Keeping the ban on insurance companies excluding people with pre-existing conditions, however, is a different story. The problem these patients faced was one of the most pernicious flaws of the individual insurance market pre-Obamacare; their exclusion essentially undercut the entire notion of insurance. How is a breast-cancer survivor meaningfully insured if any costs associated with the recurrence of her cancer, expenses that could run into the hundreds of thousands of dollars, are not covered? So it sounds encouraging that Mr. Trump would continue to ban this behavior.
But let’s not kid ourselves. Maintaining this popular provision while scrapping the rest of the health care law would be worse for people with pre-existing conditions than repealing the law in its entirety.
To understand why, let’s go back to the world of individual insurance before the major provisions of the Affordable Care Act went into effect on Jan. 1, 2014. In that world, the primary source of profit for insurers was not providing better care so that patients stayed healthy, or negotiating better prices with hospitals and drug companies; it was their ability to avoid the sick and insure only the healthy.

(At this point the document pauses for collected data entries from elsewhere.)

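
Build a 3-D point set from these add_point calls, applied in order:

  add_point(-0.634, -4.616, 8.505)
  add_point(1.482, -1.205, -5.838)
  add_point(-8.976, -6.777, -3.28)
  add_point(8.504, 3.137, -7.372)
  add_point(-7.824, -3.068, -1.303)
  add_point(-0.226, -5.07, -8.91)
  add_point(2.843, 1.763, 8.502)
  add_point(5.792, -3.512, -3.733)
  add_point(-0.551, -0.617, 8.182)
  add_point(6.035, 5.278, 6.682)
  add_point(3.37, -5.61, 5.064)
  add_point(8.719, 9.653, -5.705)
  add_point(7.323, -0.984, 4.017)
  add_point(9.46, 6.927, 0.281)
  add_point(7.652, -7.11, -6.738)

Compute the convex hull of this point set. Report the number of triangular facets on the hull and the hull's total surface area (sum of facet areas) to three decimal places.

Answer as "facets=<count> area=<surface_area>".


facets=22 area=836.676

13 of the 15 inputs are extreme points: [0, 2, 3, 4, 5, 6, 8, 9, 10, 11, 12, 13, 14].

Facet areas (half cross-product norm):
  f1: (p10, p14, p2) → 91.4792
  f2: (p10, p0, p2) → 38.9391
  f3: (p5, p14, p2) → 35.5468
  f4: (p5, p11, p2) → 81.9301
  f5: (p3, p14, p13) → 40.7010
  f6: (p3, p11, p13) → 21.9422
  f7: (p3, p5, p14) → 42.6808
  f8: (p3, p5, p11) → 28.5215
  f9: (p9, p11, p13) → 14.1971
  f10: (p12, p6, p9) → 16.3566
  f11: (p12, p9, p13) → 25.1726
  f12: (p12, p10, p0) → 14.8344
  f13: (p12, p6, p0) → 25.0779
  f14: (p12, p14, p13) → 55.6259
  f15: (p12, p10, p14) → 37.4013
  f16: (p4, p11, p2) → 36.4985
  f17: (p4, p9, p11) → 120.2933
  f18: (p4, p0, p2) → 24.3585
  f19: (p8, p6, p9) → 5.0091
  f20: (p8, p4, p9) → 49.1170
  f21: (p8, p6, p0) → 6.7888
  f22: (p8, p4, p0) → 24.2042
Σ area = 836.676

Euler characteristic 13−33+22 = 2 ✓


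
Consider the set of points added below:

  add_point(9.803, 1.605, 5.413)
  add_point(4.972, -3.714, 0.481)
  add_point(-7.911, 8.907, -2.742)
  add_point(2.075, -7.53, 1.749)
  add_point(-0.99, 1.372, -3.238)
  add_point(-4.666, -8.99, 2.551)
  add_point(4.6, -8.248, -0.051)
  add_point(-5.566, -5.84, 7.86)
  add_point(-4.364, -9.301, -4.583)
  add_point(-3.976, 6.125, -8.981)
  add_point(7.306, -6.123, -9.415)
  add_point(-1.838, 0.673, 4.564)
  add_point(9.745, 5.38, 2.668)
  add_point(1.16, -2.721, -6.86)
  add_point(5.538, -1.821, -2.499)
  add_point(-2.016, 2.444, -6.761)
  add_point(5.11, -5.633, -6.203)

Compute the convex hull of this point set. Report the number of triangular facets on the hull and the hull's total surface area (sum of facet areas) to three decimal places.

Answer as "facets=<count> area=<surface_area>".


facets=16 area=965.327

Hull vertices (10/17): indices [0, 2, 5, 6, 7, 8, 9, 10, 11, 12].

Triangle areas on the boundary:
  f1: (p7, p8, p2) → 112.1758
  f2: (p11, p7, p2) → 43.5485
  f3: (p11, p7, p0) → 41.9303
  f4: (p12, p10, p0) → 39.0243
  f5: (p12, p11, p2) → 78.9961
  f6: (p12, p11, p0) → 27.3270
  f7: (p9, p8, p2) → 62.8608
  f8: (p9, p10, p8) → 97.5683
  f9: (p9, p12, p2) → 70.5205
  f10: (p9, p12, p10) → 127.2891
  f11: (p6, p7, p0) → 81.0095
  f12: (p6, p10, p0) → 61.3729
  f13: (p6, p10, p8) → 49.7424
  f14: (p5, p7, p8) → 10.6908
  f15: (p5, p6, p8) → 32.8379
  f16: (p5, p6, p7) → 28.4328
Σ area = 965.327

Euler: V−E+F = 10−24+16 = 2.


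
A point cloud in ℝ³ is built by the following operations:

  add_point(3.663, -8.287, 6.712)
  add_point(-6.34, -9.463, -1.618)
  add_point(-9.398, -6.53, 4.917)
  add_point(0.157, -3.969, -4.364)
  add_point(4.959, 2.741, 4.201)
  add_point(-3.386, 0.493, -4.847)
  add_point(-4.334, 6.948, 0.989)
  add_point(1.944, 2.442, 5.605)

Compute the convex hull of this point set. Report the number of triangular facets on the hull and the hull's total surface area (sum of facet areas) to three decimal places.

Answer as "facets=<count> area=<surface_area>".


Hull vertices (8/8): indices [0, 1, 2, 3, 4, 5, 6, 7].

Per-facet area ½‖(b−a)×(c−a)‖:
  f1: (p5, p6, p2) → 58.2085
  f2: (p5, p6, p4) → 46.0093
  f3: (p7, p6, p2) → 62.9104
  f4: (p7, p6, p4) → 13.9668
  f5: (p7, p0, p2) → 69.3336
  f6: (p7, p0, p4) → 18.2348
  f7: (p1, p5, p2) → 42.3488
  f8: (p1, p0, p2) → 49.0346
  f9: (p3, p5, p4) → 33.7168
  f10: (p3, p0, p4) → 60.9995
  f11: (p3, p1, p5) → 25.5224
  f12: (p3, p1, p0) → 53.1411
Σ area = 533.427

Check V−E+F: 8 − 18 + 12 = 2.

facets=12 area=533.427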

And insurers had three tools for doing so: denying coverage to the insured for any costs associated with pre-existing conditions; denying insurance entirely to sick people; and charging the sick much higher prices than the healthy, a practice called health underwriting.
If Mr. Trump preserves just the ban on the first of these tools, and allows insurers to reintroduce the other two, he has effectively done nothing. That’s because any insurer can simply use the other tools to accomplish the same goal as it could with all three.